When I read the introduction of “Stones of Water” by Julia Varley, written in feminine I was shocked, this book suddenly opened for me another possible reality: a world where we, women, are considered and named in the evocative words. The text is also an invitation for men to feel themselves included in these feminine words. An excellent politic action, to make us visible – I thought.
Nevertheless, after ten years, I am writing a research work and as a deconstruction exercise, I am writing it in feminine. Then, I realize that addressing ourselves in feminine, it´s much more than a political action that positions us in the world.

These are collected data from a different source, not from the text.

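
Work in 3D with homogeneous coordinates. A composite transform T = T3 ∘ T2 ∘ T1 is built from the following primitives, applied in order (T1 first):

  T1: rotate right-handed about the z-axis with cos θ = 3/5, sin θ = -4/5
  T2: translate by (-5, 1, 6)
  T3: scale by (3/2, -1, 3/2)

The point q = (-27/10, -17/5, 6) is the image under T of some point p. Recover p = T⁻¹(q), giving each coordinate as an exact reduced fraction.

p = (0, 4, -2)

T1 = [3/5 4/5 0 0; -4/5 3/5 0 0; 0 0 1 0; 0 0 0 1]
T2·T1 = [3/5 4/5 0 -5; -4/5 3/5 0 1; 0 0 1 6; 0 0 0 1]
T3·…·T1 = [9/10 6/5 0 -15/2; 4/5 -3/5 0 -1; 0 0 3/2 9; 0 0 0 1]
det M = -9/4; M⁻¹ = [2/5 4/5 0 19/5; 8/15 -3/5 0 17/5; 0 0 2/3 -6; 0 0 0 1]
M⁻¹ · (-27/10, -17/5, 6)ᵀ = (0, 4, -2)ᵀ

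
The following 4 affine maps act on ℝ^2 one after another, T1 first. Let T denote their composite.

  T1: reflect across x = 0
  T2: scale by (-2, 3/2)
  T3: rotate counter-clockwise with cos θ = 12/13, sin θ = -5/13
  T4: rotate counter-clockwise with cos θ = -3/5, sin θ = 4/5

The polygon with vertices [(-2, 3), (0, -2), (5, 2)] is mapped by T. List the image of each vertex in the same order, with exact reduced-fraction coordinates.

image vertices: (-439/130, -324/65), (189/65, 48/65), (-349/65, 582/65)

T1 reflect across x = 0: (-2, 3) → (2, 3); (0, -2) → (0, -2); (5, 2) → (-5, 2)
T2 scale by (-2, 3/2): (2, 3) → (-4, 9/2); (0, -2) → (0, -3); (-5, 2) → (10, 3)
T3 rotate counter-clockwise with cos θ = 12/13, sin θ = -5/13: (-4, 9/2) → (-51/26, 74/13); (0, -3) → (-15/13, -36/13); (10, 3) → (135/13, -14/13)
T4 rotate counter-clockwise with cos θ = -3/5, sin θ = 4/5: (-51/26, 74/13) → (-439/130, -324/65); (-15/13, -36/13) → (189/65, 48/65); (135/13, -14/13) → (-349/65, 582/65)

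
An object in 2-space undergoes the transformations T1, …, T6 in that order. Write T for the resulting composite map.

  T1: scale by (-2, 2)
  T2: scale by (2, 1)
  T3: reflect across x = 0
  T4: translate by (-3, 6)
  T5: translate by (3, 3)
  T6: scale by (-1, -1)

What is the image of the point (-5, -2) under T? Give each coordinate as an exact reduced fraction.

T(p) = (20, -5)

T1 scale by (-2, 2): (-5, -2) → (10, -4)
T2 scale by (2, 1): (10, -4) → (20, -4)
T3 reflect across x = 0: (20, -4) → (-20, -4)
T4 translate by (-3, 6): (-20, -4) → (-23, 2)
T5 translate by (3, 3): (-23, 2) → (-20, 5)
T6 scale by (-1, -1): (-20, 5) → (20, -5)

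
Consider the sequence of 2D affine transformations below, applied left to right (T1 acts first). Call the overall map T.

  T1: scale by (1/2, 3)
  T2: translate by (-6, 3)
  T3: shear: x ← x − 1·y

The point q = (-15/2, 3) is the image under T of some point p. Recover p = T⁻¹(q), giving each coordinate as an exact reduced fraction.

T1 = [1/2 0 0; 0 3 0; 0 0 1]
T2·T1 = [1/2 0 -6; 0 3 3; 0 0 1]
T3·…·T1 = [1/2 -3 -9; 0 3 3; 0 0 1]
det M = 3/2; M⁻¹ = [2 2 12; 0 1/3 -1; 0 0 1]
M⁻¹ · (-15/2, 3)ᵀ = (3, 0)ᵀ

p = (3, 0)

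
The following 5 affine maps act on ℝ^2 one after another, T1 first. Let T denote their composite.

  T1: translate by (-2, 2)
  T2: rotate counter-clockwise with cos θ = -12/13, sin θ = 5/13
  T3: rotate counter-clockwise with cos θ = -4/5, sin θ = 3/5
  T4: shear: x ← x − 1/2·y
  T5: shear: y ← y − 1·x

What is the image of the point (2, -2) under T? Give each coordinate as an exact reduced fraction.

T(p) = (0, 0)

T1 translate by (-2, 2): (2, -2) → (0, 0)
T2 rotate counter-clockwise with cos θ = -12/13, sin θ = 5/13: (0, 0) → (0, 0)
T3 rotate counter-clockwise with cos θ = -4/5, sin θ = 3/5: (0, 0) → (0, 0)
T4 shear: x ← x − 1/2·y: (0, 0) → (0, 0)
T5 shear: y ← y − 1·x: (0, 0) → (0, 0)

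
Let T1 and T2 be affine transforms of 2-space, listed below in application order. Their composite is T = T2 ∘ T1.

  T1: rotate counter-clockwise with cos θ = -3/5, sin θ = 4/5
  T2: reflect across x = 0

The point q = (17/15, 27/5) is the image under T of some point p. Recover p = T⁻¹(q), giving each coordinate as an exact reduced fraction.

p = (5, -7/3)

T1 = [-3/5 -4/5 0; 4/5 -3/5 0; 0 0 1]
T2·T1 = [3/5 4/5 0; 4/5 -3/5 0; 0 0 1]
det M = -1; M⁻¹ = [3/5 4/5 0; 4/5 -3/5 0; 0 0 1]
M⁻¹ · (17/15, 27/5)ᵀ = (5, -7/3)ᵀ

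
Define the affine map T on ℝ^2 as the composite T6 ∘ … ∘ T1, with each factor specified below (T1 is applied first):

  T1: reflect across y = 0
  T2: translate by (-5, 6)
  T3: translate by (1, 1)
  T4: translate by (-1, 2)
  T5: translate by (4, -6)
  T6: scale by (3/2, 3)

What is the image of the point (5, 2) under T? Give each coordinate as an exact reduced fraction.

T(p) = (6, 3)

T1 reflect across y = 0: (5, 2) → (5, -2)
T2 translate by (-5, 6): (5, -2) → (0, 4)
T3 translate by (1, 1): (0, 4) → (1, 5)
T4 translate by (-1, 2): (1, 5) → (0, 7)
T5 translate by (4, -6): (0, 7) → (4, 1)
T6 scale by (3/2, 3): (4, 1) → (6, 3)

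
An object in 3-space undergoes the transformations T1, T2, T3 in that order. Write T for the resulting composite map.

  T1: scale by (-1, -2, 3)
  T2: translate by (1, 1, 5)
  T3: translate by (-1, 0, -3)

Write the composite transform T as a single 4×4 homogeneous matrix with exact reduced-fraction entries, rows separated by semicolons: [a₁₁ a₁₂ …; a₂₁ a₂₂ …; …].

T1 = [-1 0 0 0; 0 -2 0 0; 0 0 3 0; 0 0 0 1]
T2·T1 = [-1 0 0 1; 0 -2 0 1; 0 0 3 5; 0 0 0 1]
T3·…·T1 = [-1 0 0 0; 0 -2 0 1; 0 0 3 2; 0 0 0 1]

T = [-1 0 0 0; 0 -2 0 1; 0 0 3 2; 0 0 0 1]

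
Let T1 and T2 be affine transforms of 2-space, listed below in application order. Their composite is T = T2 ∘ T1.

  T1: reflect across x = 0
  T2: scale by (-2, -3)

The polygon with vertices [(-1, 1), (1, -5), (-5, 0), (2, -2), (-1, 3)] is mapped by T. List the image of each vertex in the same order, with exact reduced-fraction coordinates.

image vertices: (-2, -3), (2, 15), (-10, 0), (4, 6), (-2, -9)

T1 reflect across x = 0: (-1, 1) → (1, 1); (1, -5) → (-1, -5); (-5, 0) → (5, 0); (2, -2) → (-2, -2); (-1, 3) → (1, 3)
T2 scale by (-2, -3): (1, 1) → (-2, -3); (-1, -5) → (2, 15); (5, 0) → (-10, 0); (-2, -2) → (4, 6); (1, 3) → (-2, -9)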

This action changes our conception of the universe, of life and therefore, of theatre. To evoke us, makes us to exist for ourselves. And to name us in what we do, makes us to conceive ourselves as participants not as spectators. When I feel as a participant, my relationship with theatre and all its elements changes: a theatre made by women, who think of themselves as women and who consider other women as their interlocutors is completely different from the theatre we know and saw, built from patriarchy. In that sense, some of the aspects or concepts that change when they are seen from a feminine perspective are energy, relationship with divinity (gods and goddesses), relationship with other actresses, relationship with the public (thought as women spectators), relationship with the time and cycles.
But the changing aspect that caught my attention was the way we relate to each other: men, they compete, and women? We, women, are building or recovering better ways of work and coexistence. We are creating on principles that are our own: care, tolerance, patience, tenderness. Principles that were lost in the patriarchal theatre heritage. Time to reflect and here I am, in my fifties, questioning the way I do theatre, rethinking my life.